Safety, efficacy, and immunogenicity of a novel IgG degrading enzyme (KJ103): results from two randomised, blinded, phase 1 clinical trials.

The approved intravenous adeno-associated virus (AAV) therapies are limited by the widespread prevalence of pre-existing anti-AAV antibodies in the general population, which are known to restrict patients' ability to receive gene therapy and limit transfection efficacy in vivo. To address this challenge, we have developed a novel recombinant human immunoglobulin G degrading enzyme KJ103, characterized by low immunogenicity and clinical value for the elimination of anti-AAV antibodies in gene transfer. Herein, we conducted two randomized, blinded, placebo-controlled, single ascending dose Phase I studies in China and New Zealand, to evaluate the pharmacokinetics, pharmacodynamics, safety and immunogenicity of KJ103 in healthy volunteers. The results confirmed that KJ103 rapidly reduced IgG and maintained plasma IgG at low levels for one week.

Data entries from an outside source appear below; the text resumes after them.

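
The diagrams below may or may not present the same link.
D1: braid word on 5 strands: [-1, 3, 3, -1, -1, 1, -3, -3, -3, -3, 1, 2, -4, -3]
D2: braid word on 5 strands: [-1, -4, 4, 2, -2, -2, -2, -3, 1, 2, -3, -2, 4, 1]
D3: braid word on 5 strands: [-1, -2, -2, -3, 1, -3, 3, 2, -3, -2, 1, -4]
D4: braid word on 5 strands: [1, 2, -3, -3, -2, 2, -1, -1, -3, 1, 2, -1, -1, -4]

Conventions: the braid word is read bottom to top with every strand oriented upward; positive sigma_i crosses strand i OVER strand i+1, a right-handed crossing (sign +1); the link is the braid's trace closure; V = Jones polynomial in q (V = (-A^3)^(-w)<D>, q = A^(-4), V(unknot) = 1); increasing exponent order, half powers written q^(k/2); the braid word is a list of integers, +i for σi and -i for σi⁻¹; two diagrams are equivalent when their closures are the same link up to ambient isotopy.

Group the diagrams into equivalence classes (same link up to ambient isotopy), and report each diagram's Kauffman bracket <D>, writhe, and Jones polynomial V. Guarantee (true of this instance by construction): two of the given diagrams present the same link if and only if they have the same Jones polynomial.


equivalence classes: {D1} | {D2, D3} | {D4}
D1 (bracket A^-8 + 1 - A^4; 14 crossings at w = -4): V = -q^-4 + q^-3 + q^-1
V(D2) = -q^-6 + q^-5 - q^-4 + 2q^-3 - q^-2 + q^-1  [14 crossings, <D> = A^-2 - A^2 + 2A^6 - A^10 + A^14 - A^18, w = -2]
V(D3) = -q^-6 + q^-5 - q^-4 + 2q^-3 - q^-2 + q^-1  [12 crossings, <D> = A^-8 - A^-4 + 2 - A^4 + A^8 - A^12, w = -4]
D4 (bracket A^-16 - A^-12 + 2A^-8 - 3A^-4 + 3 - 2A^4 + 2A^8 - A^12; 14 crossings at w = -4): V = -q^-6 + 2q^-5 - 2q^-4 + 3q^-3 - 3q^-2 + 2q^-1 - 1 + q
observation: comparing 4 Jones polynomials yields 3 groups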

Dose of KJ103 ranging from 0.01 to 0.40 mg/kg had a favorable safety and tolerability profile across diverse ethnic and gender groups. KJ103 demonstrated a lower incidence of pre-existing anti-drug antibodies (ADAs) compared to currently approved human IgG degrading enzyme Imlifidase, with most induced ADAs predominantly reverting to baseline six months after administration. These properties are ideal for the management of immune disorders, rejection responses, and immunotherapies where pre-existing antibodies can reduce efficacy. Furthermore, we tested AAV2 neutralizing antibodies to confirm the potential utility of KJ103 in enhancing gene therapy.